Dynamic argument with if conditional

merceskoba · November 30, 2020, 10:35am

Could we use if-conditional to apply argument ?
Example
main.tf

resource "google_compute_backend_service" "bs" {
 ...
if var.iaps == "true" then
   iap {
     oauth2_client_id = var.iapsid
     oauth2_client_secret = var.iapssecret
     oauth2_client_secret_sha256 = var.iaps256
   }
fi
}

variables.tf

variable "iaps" { default = false }

terraform.tfvars

iaps = true
iapsid = "AAXX"
iapssecret = "1234AA"
iaps256 = "d3eb1a"

Result is the terraform will process the iap block argument, but if other developer set iaps to false then terraform will not apply iap block argument

Is there a way to do like above ?
I want to make terraform script customizable. So, i don’t need to create 2 different main.tf

stuart-c · November 30, 2020, 10:57am

Yes you can do that via the use of dynamic blocks.

In this case try something like:

dynamic "iap" {
  for_each = var.iaps ? [""] : []

  content {
    oauth2_client_id            = var.iapsid
    oauth2_client_secret        = var.iapssecret
    oauth2_client_secret_sha256 = var.iaps256
  }
}

apparentlymart · December 1, 2020, 12:54am

The way I’d write this is to make a single variable that can be null to disable the feature altogether, like this:

variable "iap" {
  type = object({
    client_id            = string
    client_secret        = string
    client_secret_sha256 = string
  })
  default = null
}

resource "google_compute_backend_service" "bs" {
  # ...

  dynamic "iap" {
    for_each = var.iap[*]
    content {
      oauth2_client_id            = iap.value.client_id
      oauth2_client_secret        = iap.value.client_secret
      oauth2_client_secret_sha256 = iap.value.client_secret_sha256
    }
  }
}

With the above configuration, if you leave iap unset or explicitly set it to null in your terraform.tfvars file then Terraform will generate no iap blocks at all, or you can write a valid iap object in the terraform.tfvars file to enable it:

iap = {
  client_id         = "AAXX"
  client_secret     = "1234AA"
  client_secret_256 = "d3eb1a"
}

The example above relies on a special behavior of the [*] operator: if it is applied to something that isn’t a list, it will either return a zero-element list or a one-element list depending on whether the operand is null. That therefore makes it a concise way to convert from a value that could conditionally be null into the collection of zero or one elements which Terraform language repetition features expect.

merceskoba · December 1, 2020, 3:28am

Thank you @stuart-c and @apparentlymart for enlightening me
I tried both answers and it works.
Will bookmark this since i don’t find this way in tech article

merceskoba · December 1, 2020, 3:37am

@stuart-c @apparentlymart would you like to share docs about [""] or [*] usage ?
Sorry, i am not familiar with terraform. Have been looking on docs and badluck for me
Really appreciate for your time to help me for this.

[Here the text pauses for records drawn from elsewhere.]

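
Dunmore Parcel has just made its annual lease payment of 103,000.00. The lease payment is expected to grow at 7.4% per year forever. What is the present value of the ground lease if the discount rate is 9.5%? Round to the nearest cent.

D₁ = D₀ × (1 + g) = 103,000.00 × 1.074 = 110,622.0000
Growing perpetuity: P = D₁ / (r − g) = 110,622.0000 / (0.095 − 0.074) = 5,267,714.29

5267714.29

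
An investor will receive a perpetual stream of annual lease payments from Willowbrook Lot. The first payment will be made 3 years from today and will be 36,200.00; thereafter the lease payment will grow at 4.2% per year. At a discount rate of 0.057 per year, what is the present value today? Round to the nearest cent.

2160067.57

Value at end of year 2: C₁ / (r − g) = 36,200.00 / (0.057 − 0.042) = 2,413,333.3333
Discount to today: PV = 2,413,333.3333 / (1 + 0.057)^2 = 2,413,333.3333 / 1.117249 = 2,160,067.57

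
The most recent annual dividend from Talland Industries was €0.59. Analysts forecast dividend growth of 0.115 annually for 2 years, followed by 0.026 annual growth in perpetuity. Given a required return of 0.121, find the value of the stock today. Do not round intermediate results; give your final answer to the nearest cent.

D_1 = 0.65785
D_2 = 0.73350
Terminal value at year 2: TV = D_2×(1+g_2)/(r−g_2) = 0.75257/0.095 = 7.92183
P_0 = D_1/(1+r)^1 + D_2/(1+r)^2 + TV/(1+r)^2
    = 0.58684 + 0.58370 + 6.30397 = 7.47452

€7.47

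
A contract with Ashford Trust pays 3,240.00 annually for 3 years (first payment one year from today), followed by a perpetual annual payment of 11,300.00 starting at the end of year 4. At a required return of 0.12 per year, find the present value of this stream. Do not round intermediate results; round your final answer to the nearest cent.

PV of 3-year annuity: 3,240.00 × [1 − (1+0.12)^−3] / 0.12 = 7781.93331
Perpetuity value at year 3: 11,300.00 / 0.12 = 94166.66667
PV of perpetuity: 94166.66667 / (1+0.12)^3 = 67025.97334
Total PV = 7781.93331 + 67025.97334 = 74807.90664

74807.91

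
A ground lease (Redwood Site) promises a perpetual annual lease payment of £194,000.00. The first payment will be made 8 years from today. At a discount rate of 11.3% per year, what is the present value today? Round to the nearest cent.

Value at end of year 7: C / r = £194,000.00 / 0.113 = £1,716,814.1593
Discount to today: PV = £1,716,814.1593 / (1 + 0.113)^7 = £1,716,814.1593 / 2.115759 = £811,441.35

£811441.35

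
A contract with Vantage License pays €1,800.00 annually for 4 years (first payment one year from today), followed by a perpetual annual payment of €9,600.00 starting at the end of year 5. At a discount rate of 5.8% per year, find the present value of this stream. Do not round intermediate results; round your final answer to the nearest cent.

€138365.18

PV of 4-year annuity: €1,800.00 × [1 − (1+0.058)^−4] / 0.058 = 6265.86102
Perpetuity value at year 4: €9,600.00 / 0.058 = 165517.24138
PV of perpetuity: 165517.24138 / (1+0.058)^4 = 132099.31594
Total PV = 6265.86102 + 132099.31594 = 138365.17696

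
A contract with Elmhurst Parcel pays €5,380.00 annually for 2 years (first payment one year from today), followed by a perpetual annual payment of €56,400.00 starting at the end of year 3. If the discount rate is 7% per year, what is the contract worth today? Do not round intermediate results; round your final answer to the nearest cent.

PV of 2-year annuity: €5,380.00 × [1 − (1+0.07)^−2] / 0.07 = 9727.13774
Perpetuity value at year 2: €56,400.00 / 0.07 = 805714.28571
PV of perpetuity: 805714.28571 / (1+0.07)^2 = 703742.06107
Total PV = 9727.13774 + 703742.06107 = 713469.19881

€713469.20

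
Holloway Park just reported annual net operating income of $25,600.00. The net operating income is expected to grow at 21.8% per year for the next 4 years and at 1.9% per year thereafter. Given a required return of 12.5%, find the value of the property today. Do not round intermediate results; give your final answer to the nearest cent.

D_1 = 31180.80000
D_2 = 37978.21440
D_3 = 46257.46514
D_4 = 56341.59254
Terminal value at year 4: TV = D_4×(1+g_2)/(r−g_2) = 57412.08280/0.106 = 541623.42262
P_0 = D_1/(1+r)^1 + D_2/(1+r)^2 + D_3/(1+r)^3 + D_4/(1+r)^4 + TV/(1+r)^4
    = 27716.26667 + 30007.47804 + 32488.09623 + 35173.77885 + 338132.83631 = 463518.45611

$463518.46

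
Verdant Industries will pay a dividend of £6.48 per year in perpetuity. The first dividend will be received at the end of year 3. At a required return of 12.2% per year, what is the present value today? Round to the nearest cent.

Value at end of year 2: C / r = £6.48 / 0.122 = £53.1148
Discount to today: PV = £53.1148 / (1 + 0.122)^2 = £53.1148 / 1.258884 = £42.19

£42.19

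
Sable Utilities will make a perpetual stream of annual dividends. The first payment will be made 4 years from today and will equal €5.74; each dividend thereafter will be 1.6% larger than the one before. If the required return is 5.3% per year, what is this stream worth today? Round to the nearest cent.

€132.87

Value at end of year 3: C₁ / (r − g) = €5.74 / (0.053 − 0.016) = €155.1351
Discount to today: PV = €155.1351 / (1 + 0.053)^3 = €155.1351 / 1.167576 = €132.87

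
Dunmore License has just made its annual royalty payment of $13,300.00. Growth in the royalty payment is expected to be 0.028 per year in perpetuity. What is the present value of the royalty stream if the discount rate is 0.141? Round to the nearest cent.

$120994.69

D₁ = D₀ × (1 + g) = $13,300.00 × 1.028 = $13,672.4000
Growing perpetuity: P = D₁ / (r − g) = $13,672.4000 / (0.141 − 0.028) = $120,994.69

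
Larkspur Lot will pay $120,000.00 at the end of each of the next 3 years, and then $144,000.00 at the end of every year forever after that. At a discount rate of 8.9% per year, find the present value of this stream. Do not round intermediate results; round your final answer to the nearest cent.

$1557118.02

PV of 3-year annuity: $120,000.00 × [1 − (1+0.089)^−3] / 0.089 = 304297.53539
Perpetuity value at year 3: $144,000.00 / 0.089 = 1617977.52809
PV of perpetuity: 1617977.52809 / (1+0.089)^3 = 1252820.48562
Total PV = 304297.53539 + 1252820.48562 = 1557118.02101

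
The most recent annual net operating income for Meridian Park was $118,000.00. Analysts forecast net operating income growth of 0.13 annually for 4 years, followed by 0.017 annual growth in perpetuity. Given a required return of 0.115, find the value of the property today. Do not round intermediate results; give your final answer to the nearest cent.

D_1 = 133340.00000
D_2 = 150674.20000
D_3 = 170261.84600
D_4 = 192395.88598
Terminal value at year 4: TV = D_4×(1+g_2)/(r−g_2) = 195666.61604/0.098 = 1996598.12287
P_0 = D_1/(1+r)^1 + D_2/(1+r)^2 + D_3/(1+r)^3 + D_4/(1+r)^4 + TV/(1+r)^4
    = 119587.44395 + 121196.24364 + 122826.68638 + 124479.06333 + 1291787.83065 = 1779877.26794

$1779877.27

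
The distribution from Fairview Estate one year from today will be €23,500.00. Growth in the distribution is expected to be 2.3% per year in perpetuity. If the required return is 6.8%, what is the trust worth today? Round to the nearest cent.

Growing perpetuity: P = D₁ / (r − g) = €23,500.0000 / (0.068 − 0.023) = €522,222.22

€522222.22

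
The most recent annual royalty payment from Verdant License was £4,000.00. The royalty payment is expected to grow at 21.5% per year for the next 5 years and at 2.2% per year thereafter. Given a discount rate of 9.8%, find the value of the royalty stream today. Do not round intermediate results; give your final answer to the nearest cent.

D_1 = 4860.00000
D_2 = 5904.90000
D_3 = 7174.45350
D_4 = 8716.96100
D_5 = 10591.10762
Terminal value at year 5: TV = D_5×(1+g_2)/(r−g_2) = 10824.11199/0.076 = 142422.52613
P_0 = D_1/(1+r)^1 + D_2/(1+r)^2 + D_3/(1+r)^3 + D_4/(1+r)^4 + D_5/(1+r)^5 + TV/(1+r)^5
    = 4426.22951 + 4897.87691 + 5419.78183 + 5997.29957 + 6636.35608 + 89241.52517 = 116619.06908

£116619.07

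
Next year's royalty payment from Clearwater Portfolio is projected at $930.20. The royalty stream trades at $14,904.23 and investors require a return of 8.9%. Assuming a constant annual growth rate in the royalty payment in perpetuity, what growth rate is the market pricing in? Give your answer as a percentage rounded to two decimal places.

P = D₁/(r−g) ⇒ g = r − D₁/P = 0.089 − $930.20/$14,904.23 = 0.026588

2.66%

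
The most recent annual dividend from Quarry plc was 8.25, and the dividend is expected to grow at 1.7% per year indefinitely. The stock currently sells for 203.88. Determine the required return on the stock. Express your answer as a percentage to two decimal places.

D₁ = 8.25 × 1.017 = 8.3903
P = D₁/(r − g) ⇒ r = D₁/P + g = 8.3903/203.88 + 0.017 = 0.041153 + 0.017 = 0.058153

5.82%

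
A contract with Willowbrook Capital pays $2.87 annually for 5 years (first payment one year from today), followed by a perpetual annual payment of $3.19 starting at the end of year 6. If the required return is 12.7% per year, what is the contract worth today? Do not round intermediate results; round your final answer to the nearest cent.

$23.98

PV of 5-year annuity: $2.87 × [1 − (1+0.127)^−5] / 0.127 = 10.16878
Perpetuity value at year 5: $3.19 / 0.127 = 25.11811
PV of perpetuity: 25.11811 / (1+0.127)^5 = 13.81552
Total PV = 10.16878 + 13.81552 = 23.98431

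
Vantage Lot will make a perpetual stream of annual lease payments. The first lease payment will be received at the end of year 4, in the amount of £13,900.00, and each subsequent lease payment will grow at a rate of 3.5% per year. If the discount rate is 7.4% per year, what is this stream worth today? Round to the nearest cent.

£287698.34

Value at end of year 3: C₁ / (r − g) = £13,900.00 / (0.074 − 0.035) = £356,410.2564
Discount to today: PV = £356,410.2564 / (1 + 0.074)^3 = £356,410.2564 / 1.238833 = £287,698.34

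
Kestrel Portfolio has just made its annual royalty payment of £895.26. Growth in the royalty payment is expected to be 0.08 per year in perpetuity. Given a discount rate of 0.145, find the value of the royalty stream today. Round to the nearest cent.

D₁ = D₀ × (1 + g) = £895.26 × 1.08 = £966.8808
Growing perpetuity: P = D₁ / (r − g) = £966.8808 / (0.145 − 0.08) = £14,875.09

£14875.09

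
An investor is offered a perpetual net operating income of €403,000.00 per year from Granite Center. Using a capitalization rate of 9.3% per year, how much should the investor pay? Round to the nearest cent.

Level perpetuity: PV = C / r = €403,000.00 / 0.093 = €4,333,333.33

€4333333.33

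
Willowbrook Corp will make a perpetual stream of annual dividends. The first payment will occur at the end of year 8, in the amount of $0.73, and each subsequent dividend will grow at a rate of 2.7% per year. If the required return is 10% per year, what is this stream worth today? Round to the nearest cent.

Value at end of year 7: C₁ / (r − g) = $0.73 / (0.1 − 0.027) = $10.0000
Discount to today: PV = $10.0000 / (1 + 0.1)^7 = $10.0000 / 1.948717 = $5.13

$5.13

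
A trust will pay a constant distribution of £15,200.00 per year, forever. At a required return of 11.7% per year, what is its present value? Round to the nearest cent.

Level perpetuity: PV = C / r = £15,200.00 / 0.117 = £129,914.53

£129914.53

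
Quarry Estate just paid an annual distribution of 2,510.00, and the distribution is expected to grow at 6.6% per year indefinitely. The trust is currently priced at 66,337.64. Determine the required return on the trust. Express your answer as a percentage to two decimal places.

D₁ = 2,510.00 × 1.066 = 2,675.6600
P = D₁/(r − g) ⇒ r = D₁/P + g = 2,675.6600/66,337.64 + 0.066 = 0.040334 + 0.066 = 0.106334

10.63%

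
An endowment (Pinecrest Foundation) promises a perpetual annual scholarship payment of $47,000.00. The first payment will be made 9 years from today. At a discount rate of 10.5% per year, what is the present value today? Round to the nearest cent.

$201377.22

Value at end of year 8: C / r = $47,000.00 / 0.105 = $447,619.0476
Discount to today: PV = $447,619.0476 / (1 + 0.105)^8 = $447,619.0476 / 2.222789 = $201,377.22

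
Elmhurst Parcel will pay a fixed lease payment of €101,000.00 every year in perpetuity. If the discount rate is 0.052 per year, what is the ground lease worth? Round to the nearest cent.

Level perpetuity: PV = C / r = €101,000.00 / 0.052 = €1,942,307.69

€1942307.69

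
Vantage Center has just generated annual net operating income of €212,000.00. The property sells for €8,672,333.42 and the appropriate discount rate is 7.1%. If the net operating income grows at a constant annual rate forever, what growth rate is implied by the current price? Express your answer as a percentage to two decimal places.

4.54%

P = D₀(1+g)/(r−g) ⇒ P(r−g) = D₀(1+g) ⇒ g(P+D₀) = P·r − D₀
g = (P·r − D₀)/(P + D₀) = (€8,672,333.42×0.071 − €212,000.00) / (€8,672,333.42 + €212,000.00) = 0.045444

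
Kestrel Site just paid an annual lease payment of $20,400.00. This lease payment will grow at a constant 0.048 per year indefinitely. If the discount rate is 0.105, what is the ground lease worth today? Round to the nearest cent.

D₁ = D₀ × (1 + g) = $20,400.00 × 1.048 = $21,379.2000
Growing perpetuity: P = D₁ / (r − g) = $21,379.2000 / (0.105 − 0.048) = $375,073.68

$375073.68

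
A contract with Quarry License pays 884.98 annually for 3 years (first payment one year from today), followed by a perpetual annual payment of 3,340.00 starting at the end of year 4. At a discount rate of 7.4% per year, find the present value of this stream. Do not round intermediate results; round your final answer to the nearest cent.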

apparentlymart · December 1, 2020, 5:24pm

Hi @merceskoba,

The [*] operator is called the “splat” operator, and you can find documentation about it in the section Splat Expressions. In particular, the special behavior of turning a null value into an empty list is covered at the end of that section:

Splat expressions are for lists only (and thus cannot be used to reference resources created with for_each, which are represented as maps in Terraform). However, if a splat expression is applied to a value that is not a list or tuple then the value is automatically wrapped in a single-element list before processing.

For example, var.single_object[*].id is equivalent to [var.single_object][*].id, or effectively [var.single_object.id]. This behavior is not interesting in most cases, but it is particularly useful when referring to resources that may or may not have count set, and thus may or may not produce a tuple value:
aws_instance.example[*].id
The above will produce a list of ids whether aws_instance.example has count set or not, avoiding the need to revise various other expressions in the configuration when a particular resource switches to and from having count set.

The documentation talks about count resources as its main example. It doesn’t talk about a variable that might be null or not, but it’s a different application of the same behavior.